A Free Life
Page 37
Livia reveled in the free food at the restaurant. She told the Wus that both her brother, Nathan, and she had missed Pingping’s cooking. Now there were more choices here and everything was better made, no longer the homey fare Pingping used to cook. Livia kept asking Nan and Pingping, “Can I work here for the rest of the summer? I hate the fishy smell of the Cape.”
“In fact, we can’t hire you for long,” said Nan. “You’re underage, and I may get into trahble for exploiting children.”
“Nobody will know, please!”
Pingping said, “We have to ask your mother.”

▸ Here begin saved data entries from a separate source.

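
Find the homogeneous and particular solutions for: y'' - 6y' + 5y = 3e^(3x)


Characteristic roots of r² - 6r + 5 = 0 are 5, 1.
y_h = C₁e^(5x) + C₂e^(x).
Forcing exponent 3 is not a characteristic root; try y_p = Ae^(3x).
Substitute: A·(9 + (-6)·3 + (5)) = A·-4 = 3, so A = -3/4.
General solution: y = C₁e^(5x) + C₂e^(x) - (3/4)e^(3x).


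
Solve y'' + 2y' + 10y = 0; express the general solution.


Characteristic equation: r² + 2r + 10 = 0.
Discriminant is negative; roots r = -1 ± 3i (complex conjugate pair).
General solution uses e^(α x)(C₁ cos(β x) + C₂ sin(β x)): y = e^(-x)(C₁cos(3x) + C₂sin(3x)).


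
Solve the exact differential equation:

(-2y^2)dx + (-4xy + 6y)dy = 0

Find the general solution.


Check exactness: ∂M/∂y = -4y and ∂N/∂x = -4y; equal, so the equation is exact.
Integrate M with respect to x (treating y as constant): ∫M dx = -2xy^2 + h(y).
Differentiate w.r.t. y and set equal to N: the x-dependent terms already match, leaving h'(y) = 6y. Integrate: h(y) = 3y^2.
So F(x,y) = -2xy^2 + 3y^2.
General solution: -2xy^2 + 3y^2 = C.


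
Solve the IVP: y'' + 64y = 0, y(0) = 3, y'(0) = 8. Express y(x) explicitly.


Characteristic roots of r² + 64 = 0 are ±8i, so y = C₁cos(8x) + C₂sin(8x).
Apply y(0) = 3: C₁ = 3. Differentiate and apply y'(0) = 8: 8·C₂ = 8, so C₂ = 1.
Particular solution: y = 3cos(8x) + sin(8x).


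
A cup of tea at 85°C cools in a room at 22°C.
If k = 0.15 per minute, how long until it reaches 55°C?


From T(t) = T_a + (T₀ - T_a)e^(-kt), set T(t) = 55:
(55 - 22) / (85 - 22) = e^(-0.15t), so t = -ln(0.524)/0.15 ≈ 4.3 minutes.


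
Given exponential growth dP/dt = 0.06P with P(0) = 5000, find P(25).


The ODE dP/dt = 0.06P has solution P(t) = P(0)e^(0.06t).
Substitute P(0) = 5000 and t = 25: P(25) = 5000 e^(1.50) ≈ 22408.


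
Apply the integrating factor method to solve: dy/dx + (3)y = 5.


P(x) = 3, Q(x) = 5; integrating factor μ = e^(3x).
(μ y)' = 5e^(3x) ⇒ μ y = (5/3)e^(3x) + C.
Divide by μ: y = 5/3 + Ce^(-3x).


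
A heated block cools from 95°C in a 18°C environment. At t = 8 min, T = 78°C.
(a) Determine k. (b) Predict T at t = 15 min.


Newton's law: T(t) = T_a + (T₀ - T_a)e^(-kt).
(a) Use T(8) = 78: (78 - 18)/(95 - 18) = e^(-k·8), so k = -ln(0.779)/8 ≈ 0.0312.
(b) Apply k to t = 15: T(15) = 18 + (77)e^(-0.468) ≈ 66.2°C.


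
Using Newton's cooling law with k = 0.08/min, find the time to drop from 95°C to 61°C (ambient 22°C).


From T(t) = T_a + (T₀ - T_a)e^(-kt), set T(t) = 61:
(61 - 22) / (95 - 22) = e^(-0.08t), so t = -ln(0.534)/0.08 ≈ 7.8 minutes.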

As if she were a full-time employee here, Livia would mimic Niyan’s manner and even asked the waitress how much she made. Niyan wouldn’t tell her and just smiled, amused by the carefree girl. The truth was that there wasn’t enough work for the youngsters to do. When idle, the two of them would settle in a booth, cracking spiced pumpkin seeds and roasted peanuts and talking about their schools and the kids they both knew. Now and again they would laugh, which drew attention to them.
Livia leaned forward in her seat and whispered to Taotao, “Do your parents get along?”

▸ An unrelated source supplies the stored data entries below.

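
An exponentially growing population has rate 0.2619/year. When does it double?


Exponential growth: P(t) = P₀ e^(0.2619t). Set P(t)/P₀ = 2: e^(0.2619t) = 2.
Solve: t = ln(2)/0.2619 ≈ 2.65 years.


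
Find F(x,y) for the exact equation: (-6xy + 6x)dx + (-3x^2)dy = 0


Check exactness: ∂M/∂y = -6x and ∂N/∂x = -6x; equal, so the equation is exact.
Integrate M with respect to x (treating y as constant): ∫M dx = -3x^2y + 3x^2 + h(y).
Differentiate w.r.t. y and set equal to N: all terms match, so h'(y) = 0 and h is a constant absorbed into C.
General solution: -3x^2y + 3x^2 = C.


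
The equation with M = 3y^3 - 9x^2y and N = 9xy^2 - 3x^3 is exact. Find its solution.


Check exactness: ∂M/∂y = 9y^2 - 9x^2 and ∂N/∂x = 9y^2 - 9x^2; equal, so the equation is exact.
Integrate M with respect to x (treating y as constant): ∫M dx = 3xy^3 - 3x^3y + h(y).
Differentiate w.r.t. y and set equal to N: all terms match, so h'(y) = 0 and h is a constant absorbed into C.
General solution: 3xy^3 - 3x^3y = C.


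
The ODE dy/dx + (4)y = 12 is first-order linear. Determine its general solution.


P(x) = 4, Q(x) = 12; integrating factor μ = e^(4x).
(μ y)' = 12e^(4x) ⇒ μ y = 3e^(4x) + C.
Divide by μ: y = 3 + Ce^(-4x).


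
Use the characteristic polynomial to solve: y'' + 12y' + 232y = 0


Characteristic equation: r² + 12r + 232 = 0.
Discriminant is negative; roots r = -6 ± 14i (complex conjugate pair).
General solution uses e^(α x)(C₁ cos(β x) + C₂ sin(β x)): y = e^(-6x)(C₁cos(14x) + C₂sin(14x)).


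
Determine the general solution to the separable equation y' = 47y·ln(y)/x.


Separate: dy/[y ln(y)] = 47 dx/x.
Substitute u = ln(y): du/u = 47 dx/x.
Integrate: ln|ln(y)| = 47ln|x| + C₀, hence ln(y) = C·x^47.


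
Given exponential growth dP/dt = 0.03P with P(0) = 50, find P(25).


The ODE dP/dt = 0.03P has solution P(t) = P(0)e^(0.03t).
Substitute P(0) = 50 and t = 25: P(25) = 50 e^(0.75) ≈ 106.


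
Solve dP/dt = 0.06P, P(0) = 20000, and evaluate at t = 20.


The ODE dP/dt = 0.06P has solution P(t) = P(0)e^(0.06t).
Substitute P(0) = 20000 and t = 20: P(20) = 20000 e^(1.20) ≈ 66402.


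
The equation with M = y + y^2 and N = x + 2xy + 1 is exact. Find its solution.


Check exactness: ∂M/∂y = 1 + 2y and ∂N/∂x = 1 + 2y; equal, so the equation is exact.
Integrate M with respect to x (treating y as constant): ∫M dx = xy + xy^2 + h(y).
Differentiate w.r.t. y and set equal to N: the x-dependent terms already match, leaving h'(y) = 1. Integrate: h(y) = y.
So F(x,y) = xy + xy^2 + y.
General solution: xy + xy^2 + y = C.


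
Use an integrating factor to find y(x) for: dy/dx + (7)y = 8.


P(x) = 7, Q(x) = 8; integrating factor μ = e^(7x).
(μ y)' = 8e^(7x) ⇒ μ y = (8/7)e^(7x) + C.
Divide by μ: y = 8/7 + Ce^(-7x).


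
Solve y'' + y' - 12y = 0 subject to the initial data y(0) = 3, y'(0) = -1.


Characteristic roots of r² + r - 12 = 0 are -4, 3.
General solution y = c₁ e^(-4x) + c₂ e^(3x).
Apply y(0) = 3: c₁ + c₂ = 3. Apply y'(0) = -1: -4 c₁ + 3 c₂ = -1.
Solve: c₁ = 10/7, c₂ = 11/7.
Particular solution: y = (10/7)e^(-4x) + (11/7)e^(3x).


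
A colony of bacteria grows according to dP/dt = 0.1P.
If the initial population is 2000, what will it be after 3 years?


The ODE dP/dt = 0.1P has solution P(t) = P(0)e^(0.1t).
Substitute P(0) = 2000 and t = 3: P(3) = 2000 e^(0.30) ≈ 2700.


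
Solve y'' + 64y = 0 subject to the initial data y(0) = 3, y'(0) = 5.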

“Sure. They’ve worked very hard. My dad is a real chef now. You see, people like what he cooks.”
“I mean, your parents don’t fight anymore?”
“Very rarely.”
“So Nan won’t walk out on Pingping?”
“What makes you still think of that?” The boy stared at her and puckered his brows.
“Never mind.”
“C’mon, tell me why you said that.”
“Are you sure your dad isn’t seeing another woman?”
“You have a sick mind. He’ll never abandon us.”
“Then how come your dad and mom sleep in different rooms?”
“They always do.”
“I don’t get it.”
“My dad reads and writes late at night. He doesn’t want to disturb my mom.”
“That’s odd. So they don’t go to bed together anymore?”
“That’s just your stupid way of thinking. Husband and wife must sleep in the same bed or the marriage is in trouble.”
“My aunt stopped sharing her bed with Phil before they were divorced.”
“But that doesn’t apply to my parents!” the boy flared at her, his eyes sparking.
“There, there, don’t be an asshole.”
Indeed, Nan and Pingping hadn’t slept in the same room since they moved to Marsh Drive. But contrary to Livia’s assumption, they did make love from time to time, mostly when Nan sneaked into Pingping’s bed early in the mornings, and the marital crisis Livia had intuited long ago had been eased considerably. The couple lived a stable life now, totally preoccupied with their business and their child. When Livia arrived, they had moved Taotao out of his room and let the girl use his bed. The boy stayed with his dad, sleeping on a futon next to the south-facing window. He didn’t complain and had surrendered his room willingly, whereas Livia felt it bizarre that Nan would sleep in the same room with his son instead of staying with his wife. In fact, Pingping had asked Taotao to sleep in her master bedroom, but the boy wouldn’t do that. Thanks to the girl’s presence in the house, he adamantly insisted on staying with his father. Nan was pleased to have him in his room.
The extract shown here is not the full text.